Changes of reflux esophagitis include thickening/proliferation of the epithelial basal cell layer with dilated intracellular spaces, elongated lamina propria papillae, and intraepithelial eosinophils (Fig. 2.4a).

Increased lymphocytes may be seen in the epithelium and lamina propria (Fig. 2.4b) [2]. Note the dilated intercellular spaces (spongiosis), reflective of intercellular edema. The nuclei have reactive changes including enlargement and prominent nucleoli with retention of smooth nuclear and nucleolar contours.

Multilayered epithelium (Fig. 2.4c) is characterized by the presence of columnar glandular cells overlying squamous cells.
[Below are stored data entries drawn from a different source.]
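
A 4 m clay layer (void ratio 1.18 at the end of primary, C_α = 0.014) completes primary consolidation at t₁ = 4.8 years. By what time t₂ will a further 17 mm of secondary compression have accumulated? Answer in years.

t₂ ≈ 22 years

S_s = C_α·H/(1+e_p)·log₁₀(t₂/t₁) ⇒ log₁₀(t₂/t₁) = S_s·(1+e_p)/(C_α·H).
log₁₀(t₂/t₁) = 0.017 × (1+1.18) / (0.014×4) = 0.6618
t₂ = t₁ × 10^0.6618 = 4.8 × 4.59 = 22.03 years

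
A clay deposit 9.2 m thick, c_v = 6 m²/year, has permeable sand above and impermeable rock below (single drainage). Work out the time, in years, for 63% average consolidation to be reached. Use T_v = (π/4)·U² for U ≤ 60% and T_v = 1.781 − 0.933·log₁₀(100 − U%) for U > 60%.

t ≈ 4.48 years

Drainage path length: H_d = H = 9.2 m (single drainage).
U > 60%: T_v = 1.781 − 0.933·log₁₀(100 − 63) = 0.31787.
t = T_v·H_d²/c_v = 0.31787×9.2²/6 = 4.484 years.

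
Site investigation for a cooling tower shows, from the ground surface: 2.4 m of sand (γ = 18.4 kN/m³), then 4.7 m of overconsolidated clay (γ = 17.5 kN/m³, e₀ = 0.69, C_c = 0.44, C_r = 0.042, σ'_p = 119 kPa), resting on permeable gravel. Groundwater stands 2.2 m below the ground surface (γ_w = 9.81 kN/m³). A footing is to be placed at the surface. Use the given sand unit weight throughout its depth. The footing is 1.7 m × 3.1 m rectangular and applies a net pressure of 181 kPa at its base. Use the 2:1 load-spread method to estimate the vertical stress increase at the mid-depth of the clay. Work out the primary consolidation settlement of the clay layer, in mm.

S_c ≈ 13.8 mm

Mid-depth of clay below the ground surface: z = 2.4 + 4.7/2 = 4.75 m.
Total vertical stress at mid-clay: σ_v = 18.4×2.4 + 17.5×2.35 = 85.285 kPa.
Pore pressure: u = 9.81×(4.75 − 2.2) = 25.015 kPa.
Initial effective stress: σ'_0 = σ_v − u = 85.285 − 25.015 = 60.27 kPa.
Stress increase at mid-clay by the 2:1 spreading method:
Δσ = qBL/((B+z)(L+z)) = 181×1.7×3.1/((1.7+4.75)(3.1+4.75)) = 18.839 kPa
Final effective stress: σ'_f = 60.27 + 18.839 = 79.109 kPa.
σ'_f = 79.109 ≤ σ'_p = 119 kPa, so the clay remains overconsolidated and only the recompression index applies:
S_c = C_r·H/(1+e₀)·log₁₀(σ'_f/σ'_0) = 0.042×4.7/1.69×log₁₀(79.109/60.27)
    = 0.11681 × 0.11812 = 0.0138 m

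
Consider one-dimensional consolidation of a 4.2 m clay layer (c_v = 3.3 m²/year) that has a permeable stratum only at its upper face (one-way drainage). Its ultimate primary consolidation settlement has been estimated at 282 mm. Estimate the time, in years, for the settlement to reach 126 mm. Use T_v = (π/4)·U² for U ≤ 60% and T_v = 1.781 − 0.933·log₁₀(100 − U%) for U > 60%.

t ≈ 0.838 years

Drainage path length: H_d = H = 4.2 m (single drainage).
U = S(t)/S_ult = 126/282 = 0.4468.
U ≤ 60%: T_v = (π/4)·U² = (π/4)×0.44681² = 0.1568.
t = T_v·H_d²/c_v = 0.1568×4.2²/3.3 = 0.8382 years.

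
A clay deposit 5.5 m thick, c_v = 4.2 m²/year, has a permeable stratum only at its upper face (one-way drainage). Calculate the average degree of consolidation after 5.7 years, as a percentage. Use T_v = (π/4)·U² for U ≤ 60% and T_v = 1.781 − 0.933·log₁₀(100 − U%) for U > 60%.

Drainage path length: H_d = H = 5.5 m (single drainage).
T_v = c_v·t/H_d² = 4.2×5.7/5.5² = 0.7914.
T_v = 0.7914 corresponds to the U > 60% branch:
U = 1 − 10^((1.781 − T_v)/0.933)/100 = 0.885

U ≈ 88.5 %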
This change is associated with reflux esophagitis, but also may be seen in biopsy specimens taken from patients who go on to develop Barrett’s esophagus, as reflux is often seen in these patients as well [3].

The squamocolumnar junction is composed of squamous epithelium and glandular epithelium (Figs. 2.5 and 2.6a). In the United States, Barrett’s metaplasia is defined by the presence of columnar epithelium with goblet cells. The metaplastic epithelium must be located in the tubular esophagus. The goblet cells are distended by blue-hued acid mucin. Note that the epithelium is mature at the surface, as the cells have abundant cytoplasm and small nuclei that are oriented toward the basement membrane. No dysplasia is seen Fig. 2.6a.

Another feature of Barrett’s esophagus is duplication of the muscularis mucosa (Fig. 2.6b). The original muscularis mucosa is located deeper than the new layer that is associated with Barrett’s esophagus. The new layer is closer to the lumen of the esophagus and is composed of thinner, frayed smooth muscle fibers. There may be edematous lamina propria between the two layers.

A diagnosis of Barrett’s esophagus indefinite for dysplasia may be rendered under several circumstances. In Fig. 2.7a, for example, glands lined by atypical, metaplastic epithelium are seen beneath squamous epithelium; they are “buried.” This neoepithelialization may occur after radiofrequency ablation treatment of Barrett’s esophagus. The glandular cells have nuclear hyperchromasia and enlargement, some stratification, and increased mitotic activity. The degree of surface maturation of the glandular epithelium cannot be assessed in this sample because of the overgrowth of squamous epithelium. As a definitive diagnosis of dysplasia cannot be rendered, the diagnosis of “indefinite for dysplasia” is felt most appropriate. However, the mere presence of buried metaplastic epithelium is insufficient to warrant a diagnosis of indefinite for dysplasia.

Other situations that may warrant a diagnosis of indefinite for dysplasia include: (1) the presence of marked reactive atypia in the setting of ulceration or inflammation; (2) atypia limited to the bases of the glands (not extending to involve the surface epithelium); (3) tangential sectioning, absence of surface epithelium, or other artifactual changes; and (4) cytologic and architectural changes that are worrisome for, but not diagnostic of, dysplasia (Fig. 2.7b) [3].

The presence of dysplastic glands beyond the epithelial basement membrane and within the lamina propria or duplicated muscularis mucosa defines intramucosal adenocarcinoma (Fig. 2.10). Invasion through the true muscularis mucosa and into the submucosa is not identified. The nuclear morphology is similar to that seen in high-grade dysplasia. The gland architecture is complex and crowded, with back-to-back glands lacking intervening stroma. Angular gland contours, intraluminal necrosis, and dilatation of gland lumina may also be seen. In addition, single malignant cells may be present within the lamina propria. As lymphatics are present in the lamina propria of the esophagus, there is a small risk of metastasis [5]. The histological diagnosis of intramucosal adenocarcinoma corresponds to T1a disease, with invasion into the lamina propria or muscularis mucosa. This finding is important, as the 15–20 % rate of lymph node metastases with submucosal tumors (T1b disease) is higher than the rate for T1a disease (5–7 %).